Agenda item

Questions from citizens

Minutes:

Council Contribution to the Cultural Sector

A citizen asked the following question of the Portfolio Holder for Leisure and Culture: What detailed assessment has the Council conducted of the potential impact of the proposed ending of contributions to the cultural sector, particularly in relation to the potential limitations it may impose on the career aspirations of young people and the overall economic and cultural well-being of our community?

 

Councillor Pavlos Kotsonis replied as follows:

Thank you.  This relates to a proposal for the ending of grant contributions to the cultural sector. At present, the proposal to end all such annual awards, a sum of £190,000 for 2023-2024, is out for consultation. This will enable us to better understand the impact and allow affected organisations to submit relevant information to us. The consultation will therefore inform councillors when they do need to take budget reduction decisions later this year to ensure that they are fully aware and appraised of the consequences.  We are conscious that while Nottingham City Council’s annual grant contribution may not seem large, this funding does enable many of the cultural organisations in our city to lever additional funds from Arts Council England and other trusts and societies.  Nottingham is a city with a rich, diverse and uniquely vibrant culture on offer. The city is home to many creative professionals that have a thriving community of both professional and amateur-led organisations and societies which make a strong contribution to Nottingham as a place where people want to visit, live, and study.  We know that in just the last financial year the work of the 14 national portfolio organisations funded and supported by Arts Council England in our city alone generated over 1.9 million visits from and across the UK into Nottingham, generating millions of pounds for the city’s economy. The City Council, over and above the annual grants, also directly manages and delivers Council services of its own. We employ hundreds of people in a number of services, including the Theatre Royal and Concert Hall, events delivery, museum and gallery service, and of course our libraries throughout the city.
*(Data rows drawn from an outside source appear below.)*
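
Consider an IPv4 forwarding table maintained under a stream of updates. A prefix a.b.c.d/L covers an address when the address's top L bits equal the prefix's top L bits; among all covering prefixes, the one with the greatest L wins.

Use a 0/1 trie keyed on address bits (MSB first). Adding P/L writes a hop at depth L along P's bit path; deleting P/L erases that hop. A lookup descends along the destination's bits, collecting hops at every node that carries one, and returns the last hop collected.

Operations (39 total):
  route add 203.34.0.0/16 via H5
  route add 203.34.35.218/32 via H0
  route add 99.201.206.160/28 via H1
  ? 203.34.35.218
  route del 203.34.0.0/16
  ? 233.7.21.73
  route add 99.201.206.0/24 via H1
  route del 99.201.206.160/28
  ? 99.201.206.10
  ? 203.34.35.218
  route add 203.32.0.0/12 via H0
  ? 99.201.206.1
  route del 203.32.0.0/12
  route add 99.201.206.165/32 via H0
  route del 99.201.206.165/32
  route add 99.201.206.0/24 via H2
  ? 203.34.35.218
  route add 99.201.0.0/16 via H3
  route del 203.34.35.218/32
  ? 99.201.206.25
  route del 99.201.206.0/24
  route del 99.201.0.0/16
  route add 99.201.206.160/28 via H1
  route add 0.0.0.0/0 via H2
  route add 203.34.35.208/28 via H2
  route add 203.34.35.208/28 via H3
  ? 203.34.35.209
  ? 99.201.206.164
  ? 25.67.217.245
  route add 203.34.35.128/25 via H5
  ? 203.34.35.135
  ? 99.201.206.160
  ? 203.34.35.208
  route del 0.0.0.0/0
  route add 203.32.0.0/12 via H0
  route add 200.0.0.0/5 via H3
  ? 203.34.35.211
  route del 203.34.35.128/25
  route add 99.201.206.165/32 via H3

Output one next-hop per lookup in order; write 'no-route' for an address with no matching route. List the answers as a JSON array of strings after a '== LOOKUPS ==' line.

Apply in order:
  + 203.34.0.0/16 (H5) depth=16
  + 203.34.35.218/32 (H0) depth=32
  + 99.201.206.160/28 (H1) depth=28
  Q 203.34.35.218: descend 11001011001000100010001111011010 ; hops seen [H5,H0] ; pick H0
  - 203.34.0.0/16 clear@16
  Q 233.7.21.73: descend 11 ; hops seen [∅] ; pick no-route
  + 99.201.206.0/24 (H1) depth=24
  - 99.201.206.160/28 clear@28
  Q 99.201.206.10: descend 011000111100100111001110 ; hops seen [H1] ; pick H1
  Q 203.34.35.218: descend 11001011001000100010001111011010 ; hops seen [H0] ; pick H0
  + 203.32.0.0/12 (H0) depth=12
  Q 99.201.206.1: descend 011000111100100111001110 ; hops seen [H1] ; pick H1
  - 203.32.0.0/12 clear@12
  + 99.201.206.165/32 (H0) depth=32
  - 99.201.206.165/32 clear@32
  + 99.201.206.0/24 (H2) depth=24
  Q 203.34.35.218: descend 11001011001000100010001111011010 ; hops seen [H0] ; pick H0
  + 99.201.0.0/16 (H3) depth=16
  - 203.34.35.218/32 clear@32
  Q 99.201.206.25: descend 011000111100100111001110 ; hops seen [H3,H2] ; pick H2
  - 99.201.206.0/24 clear@24
  - 99.201.0.0/16 clear@16
  + 99.201.206.160/28 (H1) depth=28
  + 0.0.0.0/0 (H2) depth=0
  + 203.34.35.208/28 (H2) depth=28
  + 203.34.35.208/28 (H3) depth=28
  Q 203.34.35.209: descend 1100101100100010001000111101 ; hops seen [H2,H3] ; pick H3
  Q 99.201.206.164: descend 0110001111001001110011101010010 ; hops seen [H2,H1] ; pick H1
  Q 25.67.217.245: descend 0 ; hops seen [H2] ; pick H2
  + 203.34.35.128/25 (H5) depth=25
  Q 203.34.35.135: descend 1100101100100010001000111 ; hops seen [H2,H5] ; pick H5
  Q 99.201.206.160: descend 01100011110010011100111010100 ; hops seen [H2,H1] ; pick H1
  Q 203.34.35.208: descend 1100101100100010001000111101 ; hops seen [H2,H5,H3] ; pick H3
  - 0.0.0.0/0 clear@0
  + 203.32.0.0/12 (H0) depth=12
  + 200.0.0.0/5 (H3) depth=5
  Q 203.34.35.211: descend 1100101100100010001000111101 ; hops seen [H3,H0,H5,H3] ; pick H3
  - 203.34.35.128/25 clear@25
  + 99.201.206.165/32 (H3) depth=32

== LOOKUPS ==
["H0","no-route","H1","H0","H1","H0","H2","H3","H1","H2","H5","H1","H3","H3"]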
We are therefore very aware of the role and importance that cultural provision plays within the city’s wider economy, and the opportunities it offers to many young people who want to enter the arts sector.  This is quite a difficult sector in terms of the security of employment and so on and so forth, and so offering entry to those sectors is very important.

 

Unfortunately, the city is facing a budget crisis that will lead us to take difficult decisions down the line. But it is important to add that the state of Nottingham City Council’s finances and its £53 million budget gap is, in the majority, a product of a broken system of local government funding. We are in a situation whereby 1 in 5 councils in the UK are on the brink of financial meltdown. Nottingham City Council’s budget gap is mostly made out of pressures in rising costs for social care of adults and children and in rising costs of homelessness provision.  As you all know those are all areas that councils such as ours are legally mandated to provide, with an absence of adequate Government funding that can cover for current levels of inflation in those sectors.  So times are indeed hard, and there have been a number of difficult proposals brought forward by Council officers, including of course the proposal relating to the cultural sector. Ultimately what will help us to continue delivering for our communities, and continue delivery of those valued services that may be considered discretionary by this Government but are nonetheless indispensable for our communities is a change of Government. There will be opportunities for Nottingham residents to reverse this downwards spiral. This year there will be a General Election and also a Mayoral Election.  If Labour is given the mandate in a regional and national election the much needed work of reversing these 13 years of failed austere neo-liberal Conservative policymaking can start at last. Thank you.